I look forward to this new "interest" and will continue to lean on THR members for advice.

Thanks Again,

Bill
 
KravBill, welcome aboard. BTW Lost Sheep, you da man.
Still reading myself though, no hurry, just self edamacating!:)

Semper Fi
 
welcome! Lots of good advice here. Pay particular attention to the guys with lots of posts under their belts. If anybody seems a little curt, it's because while we like to help out, there are probably 3 guys a day who join and ask the same questions you just did, or some variation of it. It gets a little old. Use the search function.

youtube and lee's website have a lot of good info for setting up your press. Better articulated than the paper directions in the box.

The manual you will receive is a little preachy about how great lee's stuff it, and there is a lot of stuff that will not make sense at first (pressure, lead hardness, etc) but will eventually make more sense as you get more knowledge and experience. {kind of like the Bible :) } That said, it's a good book and my favorite source for load data. ABC's is a good starting book, but I read it after I had been loading for years and it didn't really bring anything new to the table for me so I don't have a particularly favorable impression.

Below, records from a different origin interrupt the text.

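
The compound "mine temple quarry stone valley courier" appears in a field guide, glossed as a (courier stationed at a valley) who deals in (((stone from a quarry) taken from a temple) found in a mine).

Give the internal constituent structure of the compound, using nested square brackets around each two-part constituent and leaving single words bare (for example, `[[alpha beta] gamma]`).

At the top level: head "courier" (specifically "valley courier"); modifier "mine temple quarry stone".
Inside "mine temple quarry stone": head "stone" (specifically "temple quarry stone"), modifier "mine".
Inside "temple quarry stone": head "stone" (specifically "quarry stone"), modifier "temple".
Inside "quarry stone": head "stone", modifier "quarry".
Inside "valley courier": head "courier", modifier "valley".
Assembled: [[mine [temple [quarry stone]]] [valley courier]].

[[mine [temple [quarry stone]]] [valley courier]]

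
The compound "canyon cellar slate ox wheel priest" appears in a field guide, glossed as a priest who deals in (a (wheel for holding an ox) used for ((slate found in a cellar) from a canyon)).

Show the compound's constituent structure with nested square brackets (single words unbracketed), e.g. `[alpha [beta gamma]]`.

At the top level: head "priest"; modifier "canyon cellar slate ox wheel".
Inside "canyon cellar slate ox wheel": head "wheel" (specifically "ox wheel"), modifier "canyon cellar slate".
Inside "canyon cellar slate": head "slate" (specifically "cellar slate"), modifier "canyon".
Inside "cellar slate": head "slate", modifier "cellar".
Inside "ox wheel": head "wheel", modifier "ox".
Assembled: [[[canyon [cellar slate]] [ox wheel]] priest].

[[[canyon [cellar slate]] [ox wheel]] priest]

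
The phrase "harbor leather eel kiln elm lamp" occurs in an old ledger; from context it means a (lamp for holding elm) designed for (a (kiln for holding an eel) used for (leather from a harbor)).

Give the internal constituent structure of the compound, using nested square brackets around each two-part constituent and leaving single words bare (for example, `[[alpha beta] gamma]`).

Overall it is a kind of lamp (specifically "elm lamp"); the modifier is "harbor leather eel kiln".
Within "harbor leather eel kiln", the head is "kiln" (specifically "eel kiln") and the modifier is "harbor leather".
Within "harbor leather", the head is "leather" and the modifier is "harbor".
Within "eel kiln", the head is "kiln" and the modifier is "eel".
Within "elm lamp", the head is "lamp" and the modifier is "elm".
So the structure is [[[harbor leather] [eel kiln]] [elm lamp]].

[[[harbor leather] [eel kiln]] [elm lamp]]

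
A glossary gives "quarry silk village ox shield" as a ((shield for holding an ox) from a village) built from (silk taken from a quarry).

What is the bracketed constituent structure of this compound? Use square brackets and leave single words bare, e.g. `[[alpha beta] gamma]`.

Overall it is a kind of shield (specifically "village ox shield"); the modifier is "quarry silk".
Within "quarry silk", the head is "silk" and the modifier is "quarry".
Within "village ox shield", the head is "shield" (specifically "ox shield") and the modifier is "village".
Within "ox shield", the head is "shield" and the modifier is "ox".
So the structure is [[quarry silk] [village [ox shield]]].

[[quarry silk] [village [ox shield]]]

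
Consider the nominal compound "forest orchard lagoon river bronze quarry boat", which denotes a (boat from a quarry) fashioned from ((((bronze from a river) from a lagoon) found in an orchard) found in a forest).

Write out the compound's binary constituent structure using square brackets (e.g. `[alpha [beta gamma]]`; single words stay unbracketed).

[[forest [orchard [lagoon [river bronze]]]] [quarry boat]]

Whole compound: head "boat" (specifically "quarry boat"), modifier "forest orchard lagoon river bronze".
Inside "forest orchard lagoon river bronze": head "bronze" (specifically "orchard lagoon river bronze"), modifier "forest".
Inside "orchard lagoon river bronze": head "bronze" (specifically "lagoon river bronze"), modifier "orchard".
Inside "lagoon river bronze": head "bronze" (specifically "river bronze"), modifier "lagoon".
Inside "river bronze": head "bronze", modifier "river".
Inside "quarry boat": head "boat", modifier "quarry".
Assembled: [[forest [orchard [lagoon [river bronze]]]] [quarry boat]].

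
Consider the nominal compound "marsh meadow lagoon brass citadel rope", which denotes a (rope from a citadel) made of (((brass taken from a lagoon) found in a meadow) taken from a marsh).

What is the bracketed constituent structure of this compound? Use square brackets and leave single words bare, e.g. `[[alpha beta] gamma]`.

[[marsh [meadow [lagoon brass]]] [citadel rope]]

The outermost head in the paraphrase is "rope" (specifically "citadel rope"), modified by "marsh meadow lagoon brass".
Inside "marsh meadow lagoon brass": head "brass" (specifically "meadow lagoon brass"), modifier "marsh".
Inside "meadow lagoon brass": head "brass" (specifically "lagoon brass"), modifier "meadow".
Inside "lagoon brass": head "brass", modifier "lagoon".
Inside "citadel rope": head "rope", modifier "citadel".
Assembled: [[marsh [meadow [lagoon brass]]] [citadel rope]].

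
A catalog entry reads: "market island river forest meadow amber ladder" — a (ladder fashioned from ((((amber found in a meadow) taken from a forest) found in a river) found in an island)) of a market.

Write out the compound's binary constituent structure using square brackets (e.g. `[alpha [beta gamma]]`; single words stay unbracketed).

The outermost head in the paraphrase is "ladder" (specifically "island river forest meadow amber ladder"), modified by "market".
"island river forest meadow amber ladder" → head "ladder", modifier "island river forest meadow amber".
"island river forest meadow amber" → head "amber" (specifically "river forest meadow amber"), modifier "island".
"river forest meadow amber" → head "amber" (specifically "forest meadow amber"), modifier "river".
"forest meadow amber" → head "amber" (specifically "meadow amber"), modifier "forest".
"meadow amber" → head "amber", modifier "meadow".
Putting it together: [market [[island [river [forest [meadow amber]]]] ladder]].

[market [[island [river [forest [meadow amber]]]] ladder]]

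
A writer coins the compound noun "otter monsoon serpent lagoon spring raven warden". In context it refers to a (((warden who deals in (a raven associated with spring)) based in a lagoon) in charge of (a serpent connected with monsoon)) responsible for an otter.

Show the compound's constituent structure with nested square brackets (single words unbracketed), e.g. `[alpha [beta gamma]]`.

At the top level: head "warden" (specifically "monsoon serpent lagoon spring raven warden"); modifier "otter".
Within "monsoon serpent lagoon spring raven warden", the head is "warden" (specifically "lagoon spring raven warden") and the modifier is "monsoon serpent".
Within "monsoon serpent", the head is "serpent" and the modifier is "monsoon".
Within "lagoon spring raven warden", the head is "warden" (specifically "spring raven warden") and the modifier is "lagoon".
Within "spring raven warden", the head is "warden" and the modifier is "spring raven".
Within "spring raven", the head is "raven" and the modifier is "spring".
Putting it together: [otter [[monsoon serpent] [lagoon [[spring raven] warden]]]].

[otter [[monsoon serpent] [lagoon [[spring raven] warden]]]]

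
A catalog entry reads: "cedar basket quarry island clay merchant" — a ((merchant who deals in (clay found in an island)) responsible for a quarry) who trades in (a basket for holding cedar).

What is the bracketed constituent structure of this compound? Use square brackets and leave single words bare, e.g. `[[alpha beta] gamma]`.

The outermost head in the paraphrase is "merchant" (specifically "quarry island clay merchant"), modified by "cedar basket".
Within "cedar basket", the head is "basket" and the modifier is "cedar".
Within "quarry island clay merchant", the head is "merchant" (specifically "island clay merchant") and the modifier is "quarry".
Within "island clay merchant", the head is "merchant" and the modifier is "island clay".
Within "island clay", the head is "clay" and the modifier is "island".
So the structure is [[cedar basket] [quarry [[island clay] merchant]]].

[[cedar basket] [quarry [[island clay] merchant]]]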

Powders: There is not a "best" powder for .45acp etc. Many powders will work across a broad range of calibers. The difference is in how fast they burn. shotgun and pistol powders burn fast, rifle powders burn slow. Your best bet in this crazy, high-demand-no-supply market is to go to the store with your load book and see what powders they have in stock. Then open your manual to the 380 page, find your bullet weight and see what powders they list. Try to find one or more listed powder that is in stock. Then flip over to the 45 section, find your bullet weight, then see if any of the powders that work for 380 and are in stock are listed. If so, you have a winner. In lee's book, the better loads (typically) are at the top of the list, however, they should all work fine.

Primers: you will need small pistol primers for 380, and large pistol primers for 45acp. They are all pretty much the same for your purposes. (there are some 45acp cases that take a small pistol primer, but they are the exception to the rule) While I don't really recommend it, I'll toss it out there since supplies are tight: you can use a magnum primer as a substitute for a regular primer if you can't find any regulars, provided you are not loading at or near the maximum loads In fact, just stay at the starting loads forever. No reason to go to max for target shooting.

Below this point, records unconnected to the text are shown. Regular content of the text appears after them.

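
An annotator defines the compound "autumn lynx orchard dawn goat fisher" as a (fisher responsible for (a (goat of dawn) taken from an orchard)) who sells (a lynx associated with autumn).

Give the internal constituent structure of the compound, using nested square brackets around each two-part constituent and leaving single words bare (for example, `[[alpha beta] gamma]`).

Whole compound: head "fisher" (specifically "orchard dawn goat fisher"), modifier "autumn lynx".
"autumn lynx" → head "lynx", modifier "autumn".
"orchard dawn goat fisher" → head "fisher", modifier "orchard dawn goat".
"orchard dawn goat" → head "goat" (specifically "dawn goat"), modifier "orchard".
"dawn goat" → head "goat", modifier "dawn".
Putting it together: [[autumn lynx] [[orchard [dawn goat]] fisher]].

[[autumn lynx] [[orchard [dawn goat]] fisher]]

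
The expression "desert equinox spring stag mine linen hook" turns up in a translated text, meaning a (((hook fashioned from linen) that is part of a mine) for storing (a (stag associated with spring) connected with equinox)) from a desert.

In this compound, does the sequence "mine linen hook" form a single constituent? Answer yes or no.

yes

The paraphrase groups the words so that "mine linen hook" is one unit: it corresponds to a single parenthesized sub-phrase.
The full structure is [desert [[equinox [spring stag]] [mine [linen hook]]]], in which [mine linen hook] is a constituent.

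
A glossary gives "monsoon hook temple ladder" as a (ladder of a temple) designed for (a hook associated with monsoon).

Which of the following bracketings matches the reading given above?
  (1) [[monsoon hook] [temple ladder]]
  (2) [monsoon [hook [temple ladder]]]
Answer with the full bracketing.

The paraphrase's head is the "ladder" part ("temple ladder"); its modifier is "monsoon hook".
That top-level split, carried through the inner groups, gives [[monsoon hook] [temple ladder]].

[[monsoon hook] [temple ladder]]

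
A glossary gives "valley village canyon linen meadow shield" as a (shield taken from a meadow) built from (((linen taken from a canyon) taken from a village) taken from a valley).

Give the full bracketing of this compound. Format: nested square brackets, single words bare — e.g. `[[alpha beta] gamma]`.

Whole compound: head "shield" (specifically "meadow shield"), modifier "valley village canyon linen".
Inside "valley village canyon linen": head "linen" (specifically "village canyon linen"), modifier "valley".
Inside "village canyon linen": head "linen" (specifically "canyon linen"), modifier "village".
Inside "canyon linen": head "linen", modifier "canyon".
Inside "meadow shield": head "shield", modifier "meadow".
Putting it together: [[valley [village [canyon linen]]] [meadow shield]].

[[valley [village [canyon linen]]] [meadow shield]]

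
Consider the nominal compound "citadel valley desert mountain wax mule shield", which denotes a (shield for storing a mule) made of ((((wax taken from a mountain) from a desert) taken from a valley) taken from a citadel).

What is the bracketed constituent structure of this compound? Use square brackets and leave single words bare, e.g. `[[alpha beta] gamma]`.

[[citadel [valley [desert [mountain wax]]]] [mule shield]]

At the top level: head "shield" (specifically "mule shield"); modifier "citadel valley desert mountain wax".
Within "citadel valley desert mountain wax", the head is "wax" (specifically "valley desert mountain wax") and the modifier is "citadel".
Within "valley desert mountain wax", the head is "wax" (specifically "desert mountain wax") and the modifier is "valley".
Within "desert mountain wax", the head is "wax" (specifically "mountain wax") and the modifier is "desert".
Within "mountain wax", the head is "wax" and the modifier is "mountain".
Within "mule shield", the head is "shield" and the modifier is "mule".
Assembled: [[citadel [valley [desert [mountain wax]]]] [mule shield]].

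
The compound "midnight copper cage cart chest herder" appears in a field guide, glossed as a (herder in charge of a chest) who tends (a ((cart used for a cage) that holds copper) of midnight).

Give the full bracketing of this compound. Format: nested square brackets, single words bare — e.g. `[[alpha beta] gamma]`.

[[midnight [copper [cage cart]]] [chest herder]]

Whole compound: head "herder" (specifically "chest herder"), modifier "midnight copper cage cart".
Inside "midnight copper cage cart": head "cart" (specifically "copper cage cart"), modifier "midnight".
Inside "copper cage cart": head "cart" (specifically "cage cart"), modifier "copper".
Inside "cage cart": head "cart", modifier "cage".
Inside "chest herder": head "herder", modifier "chest".
Assembled: [[midnight [copper [cage cart]]] [chest herder]].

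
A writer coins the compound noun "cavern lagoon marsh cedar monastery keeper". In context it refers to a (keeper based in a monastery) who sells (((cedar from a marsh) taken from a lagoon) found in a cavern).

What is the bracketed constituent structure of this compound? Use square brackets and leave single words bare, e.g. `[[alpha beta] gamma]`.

The outermost head in the paraphrase is "keeper" (specifically "monastery keeper"), modified by "cavern lagoon marsh cedar".
Inside "cavern lagoon marsh cedar": head "cedar" (specifically "lagoon marsh cedar"), modifier "cavern".
Inside "lagoon marsh cedar": head "cedar" (specifically "marsh cedar"), modifier "lagoon".
Inside "marsh cedar": head "cedar", modifier "marsh".
Inside "monastery keeper": head "keeper", modifier "monastery".
Putting it together: [[cavern [lagoon [marsh cedar]]] [monastery keeper]].

[[cavern [lagoon [marsh cedar]]] [monastery keeper]]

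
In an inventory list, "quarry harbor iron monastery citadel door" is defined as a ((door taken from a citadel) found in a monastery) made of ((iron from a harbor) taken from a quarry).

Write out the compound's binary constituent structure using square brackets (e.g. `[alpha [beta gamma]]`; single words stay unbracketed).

[[quarry [harbor iron]] [monastery [citadel door]]]

Whole compound: head "door" (specifically "monastery citadel door"), modifier "quarry harbor iron".
Within "quarry harbor iron", the head is "iron" (specifically "harbor iron") and the modifier is "quarry".
Within "harbor iron", the head is "iron" and the modifier is "harbor".
Within "monastery citadel door", the head is "door" (specifically "citadel door") and the modifier is "monastery".
Within "citadel door", the head is "door" and the modifier is "citadel".
Assembled: [[quarry [harbor iron]] [monastery [citadel door]]].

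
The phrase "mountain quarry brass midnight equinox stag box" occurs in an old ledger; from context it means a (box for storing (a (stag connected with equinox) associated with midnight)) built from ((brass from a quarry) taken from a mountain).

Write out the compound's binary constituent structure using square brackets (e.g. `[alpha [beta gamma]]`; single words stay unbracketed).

[[mountain [quarry brass]] [[midnight [equinox stag]] box]]

At the top level: head "box" (specifically "midnight equinox stag box"); modifier "mountain quarry brass".
Within "mountain quarry brass", the head is "brass" (specifically "quarry brass") and the modifier is "mountain".
Within "quarry brass", the head is "brass" and the modifier is "quarry".
Within "midnight equinox stag box", the head is "box" and the modifier is "midnight equinox stag".
Within "midnight equinox stag", the head is "stag" (specifically "equinox stag") and the modifier is "midnight".
Within "equinox stag", the head is "stag" and the modifier is "equinox".
So the structure is [[mountain [quarry brass]] [[midnight [equinox stag]] box]].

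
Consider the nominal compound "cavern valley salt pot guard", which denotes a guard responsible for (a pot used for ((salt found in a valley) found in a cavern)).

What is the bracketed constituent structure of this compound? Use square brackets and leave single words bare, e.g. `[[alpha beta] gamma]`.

Whole compound: head "guard", modifier "cavern valley salt pot".
Inside "cavern valley salt pot": head "pot", modifier "cavern valley salt".
Inside "cavern valley salt": head "salt" (specifically "valley salt"), modifier "cavern".
Inside "valley salt": head "salt", modifier "valley".
Putting it together: [[[cavern [valley salt]] pot] guard].

[[[cavern [valley salt]] pot] guard]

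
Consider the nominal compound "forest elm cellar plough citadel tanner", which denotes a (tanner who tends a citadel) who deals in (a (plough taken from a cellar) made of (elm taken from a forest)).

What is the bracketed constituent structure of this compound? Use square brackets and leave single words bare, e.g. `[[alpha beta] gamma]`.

[[[forest elm] [cellar plough]] [citadel tanner]]

Whole compound: head "tanner" (specifically "citadel tanner"), modifier "forest elm cellar plough".
Within "forest elm cellar plough", the head is "plough" (specifically "cellar plough") and the modifier is "forest elm".
Within "forest elm", the head is "elm" and the modifier is "forest".
Within "cellar plough", the head is "plough" and the modifier is "cellar".
Within "citadel tanner", the head is "tanner" and the modifier is "citadel".
Assembled: [[[forest elm] [cellar plough]] [citadel tanner]].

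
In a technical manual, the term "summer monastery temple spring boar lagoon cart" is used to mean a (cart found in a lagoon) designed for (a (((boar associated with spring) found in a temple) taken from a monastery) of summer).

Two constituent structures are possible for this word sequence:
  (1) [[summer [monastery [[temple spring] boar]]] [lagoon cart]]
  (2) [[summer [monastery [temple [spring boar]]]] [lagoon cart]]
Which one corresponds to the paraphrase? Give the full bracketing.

The paraphrase's head is the "cart" part ("lagoon cart"); its modifier is "summer monastery temple spring boar".
That top-level split, carried through the inner groups, gives [[summer [monastery [temple [spring boar]]]] [lagoon cart]].

[[summer [monastery [temple [spring boar]]]] [lagoon cart]]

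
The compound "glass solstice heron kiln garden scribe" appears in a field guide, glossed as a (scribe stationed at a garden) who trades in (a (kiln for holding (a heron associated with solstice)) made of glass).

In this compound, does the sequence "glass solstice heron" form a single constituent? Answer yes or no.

The top-level split is [glass solstice heron kiln] [garden scribe]; the full structure is [[glass [[solstice heron] kiln]] [garden scribe]].
"glass solstice heron" straddles a constituent boundary, so it is not a single unit.

no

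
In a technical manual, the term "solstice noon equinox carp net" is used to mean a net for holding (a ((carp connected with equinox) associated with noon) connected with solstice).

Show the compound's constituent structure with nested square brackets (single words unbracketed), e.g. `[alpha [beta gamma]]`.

[[solstice [noon [equinox carp]]] net]

Overall it is a kind of net; the modifier is "solstice noon equinox carp".
"solstice noon equinox carp" → head "carp" (specifically "noon equinox carp"), modifier "solstice".
"noon equinox carp" → head "carp" (specifically "equinox carp"), modifier "noon".
"equinox carp" → head "carp", modifier "equinox".
So the structure is [[solstice [noon [equinox carp]]] net].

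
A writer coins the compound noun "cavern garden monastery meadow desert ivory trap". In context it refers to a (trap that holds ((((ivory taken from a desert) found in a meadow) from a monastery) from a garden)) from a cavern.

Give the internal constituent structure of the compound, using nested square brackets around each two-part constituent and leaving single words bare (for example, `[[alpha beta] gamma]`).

[cavern [[garden [monastery [meadow [desert ivory]]]] trap]]

At the top level: head "trap" (specifically "garden monastery meadow desert ivory trap"); modifier "cavern".
"garden monastery meadow desert ivory trap" → head "trap", modifier "garden monastery meadow desert ivory".
"garden monastery meadow desert ivory" → head "ivory" (specifically "monastery meadow desert ivory"), modifier "garden".
"monastery meadow desert ivory" → head "ivory" (specifically "meadow desert ivory"), modifier "monastery".
"meadow desert ivory" → head "ivory" (specifically "desert ivory"), modifier "meadow".
"desert ivory" → head "ivory", modifier "desert".
So the structure is [cavern [[garden [monastery [meadow [desert ivory]]]] trap]].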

Brass: it's all the same. basically. Range pickup is the cheapest way to get it. Steel and aluminum cases aren't really reloadable, The shiny chrome looking stuff is nickel plated brass and it's fine to reload, though it probably won't reload as many times before cracking.

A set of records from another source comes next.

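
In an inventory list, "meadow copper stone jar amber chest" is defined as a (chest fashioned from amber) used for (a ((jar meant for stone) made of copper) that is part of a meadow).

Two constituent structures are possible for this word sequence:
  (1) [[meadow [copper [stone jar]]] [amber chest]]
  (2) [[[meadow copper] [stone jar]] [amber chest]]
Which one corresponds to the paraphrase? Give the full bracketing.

The paraphrase's head is the "chest" part ("amber chest"); its modifier is "meadow copper stone jar".
That top-level split, carried through the inner groups, gives [[meadow [copper [stone jar]]] [amber chest]].

[[meadow [copper [stone jar]]] [amber chest]]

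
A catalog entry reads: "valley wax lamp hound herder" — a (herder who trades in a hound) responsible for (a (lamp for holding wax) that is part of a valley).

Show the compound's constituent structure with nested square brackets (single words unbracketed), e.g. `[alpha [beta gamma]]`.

The outermost head in the paraphrase is "herder" (specifically "hound herder"), modified by "valley wax lamp".
Within "valley wax lamp", the head is "lamp" (specifically "wax lamp") and the modifier is "valley".
Within "wax lamp", the head is "lamp" and the modifier is "wax".
Within "hound herder", the head is "herder" and the modifier is "hound".
Assembled: [[valley [wax lamp]] [hound herder]].

[[valley [wax lamp]] [hound herder]]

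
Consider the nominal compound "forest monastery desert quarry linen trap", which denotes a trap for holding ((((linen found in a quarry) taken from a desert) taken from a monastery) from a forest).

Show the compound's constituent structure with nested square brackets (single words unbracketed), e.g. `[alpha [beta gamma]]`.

[[forest [monastery [desert [quarry linen]]]] trap]

At the top level: head "trap"; modifier "forest monastery desert quarry linen".
Inside "forest monastery desert quarry linen": head "linen" (specifically "monastery desert quarry linen"), modifier "forest".
Inside "monastery desert quarry linen": head "linen" (specifically "desert quarry linen"), modifier "monastery".
Inside "desert quarry linen": head "linen" (specifically "quarry linen"), modifier "desert".
Inside "quarry linen": head "linen", modifier "quarry".
Putting it together: [[forest [monastery [desert [quarry linen]]]] trap].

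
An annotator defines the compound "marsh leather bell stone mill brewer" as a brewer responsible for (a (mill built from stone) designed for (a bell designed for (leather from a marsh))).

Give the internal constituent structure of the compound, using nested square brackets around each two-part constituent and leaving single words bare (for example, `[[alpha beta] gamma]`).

[[[[marsh leather] bell] [stone mill]] brewer]

The outermost head in the paraphrase is "brewer", modified by "marsh leather bell stone mill".
Within "marsh leather bell stone mill", the head is "mill" (specifically "stone mill") and the modifier is "marsh leather bell".
Within "marsh leather bell", the head is "bell" and the modifier is "marsh leather".
Within "marsh leather", the head is "leather" and the modifier is "marsh".
Within "stone mill", the head is "mill" and the modifier is "stone".
Assembled: [[[[marsh leather] bell] [stone mill]] brewer].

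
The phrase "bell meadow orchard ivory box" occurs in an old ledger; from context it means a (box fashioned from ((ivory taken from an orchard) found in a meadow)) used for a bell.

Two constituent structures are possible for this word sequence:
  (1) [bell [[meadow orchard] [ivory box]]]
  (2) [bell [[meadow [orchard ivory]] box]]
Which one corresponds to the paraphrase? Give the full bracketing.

The paraphrase's head is the "box" part ("meadow orchard ivory box"); its modifier is "bell".
That top-level split, carried through the inner groups, gives [bell [[meadow [orchard ivory]] box]].

[bell [[meadow [orchard ivory]] box]]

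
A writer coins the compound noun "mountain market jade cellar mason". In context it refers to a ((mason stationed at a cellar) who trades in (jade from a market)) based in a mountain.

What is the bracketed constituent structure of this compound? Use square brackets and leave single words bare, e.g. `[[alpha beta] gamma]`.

[mountain [[market jade] [cellar mason]]]

At the top level: head "mason" (specifically "market jade cellar mason"); modifier "mountain".
Inside "market jade cellar mason": head "mason" (specifically "cellar mason"), modifier "market jade".
Inside "market jade": head "jade", modifier "market".
Inside "cellar mason": head "mason", modifier "cellar".
So the structure is [mountain [[market jade] [cellar mason]]].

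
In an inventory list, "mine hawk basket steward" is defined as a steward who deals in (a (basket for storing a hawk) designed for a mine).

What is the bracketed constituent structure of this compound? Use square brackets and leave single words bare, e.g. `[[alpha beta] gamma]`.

[[mine [hawk basket]] steward]

At the top level: head "steward"; modifier "mine hawk basket".
"mine hawk basket" → head "basket" (specifically "hawk basket"), modifier "mine".
"hawk basket" → head "basket", modifier "hawk".
Assembled: [[mine [hawk basket]] steward].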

Don't be afraid to throw away any of your first reloads if you don't think they're right. Your guns and your fingers aren't worth the few cents a bad load cost you to make. Also, when you are first making bullets, only make 20 or so, then try them out. Nothing is worse than having make 500 rounds and finding out they are inaccurate, don't have gunpowder in them, were loaded too light to cycle the gun, were loaded too long to chamber, etc.
 
Welcome to THR!

LostSheep is the best, I've read his advice on here a few times and I'm currently reading through my ABC's of reloading and Lyman 49th. Lots of good info there. I have plenty of time to read as I save up for components and dies. It's tough catching the bug then waiting for the funds to feed it.:banghead:

Patience is a virtue though they say :D
 
Welcome to the addiction.
There are many knowledgeable people on here, more than happy to help. There are also many opinions. Opinions may not agree, but that doesn't make either one wrong. Just different experiences.
As far as manuals, in my OPINION, Lee's and Lyman's are my most used, simply because I reload a lot of cast, and they list more loads for cast bullets.
Good luck to you, and again, welcome aboard.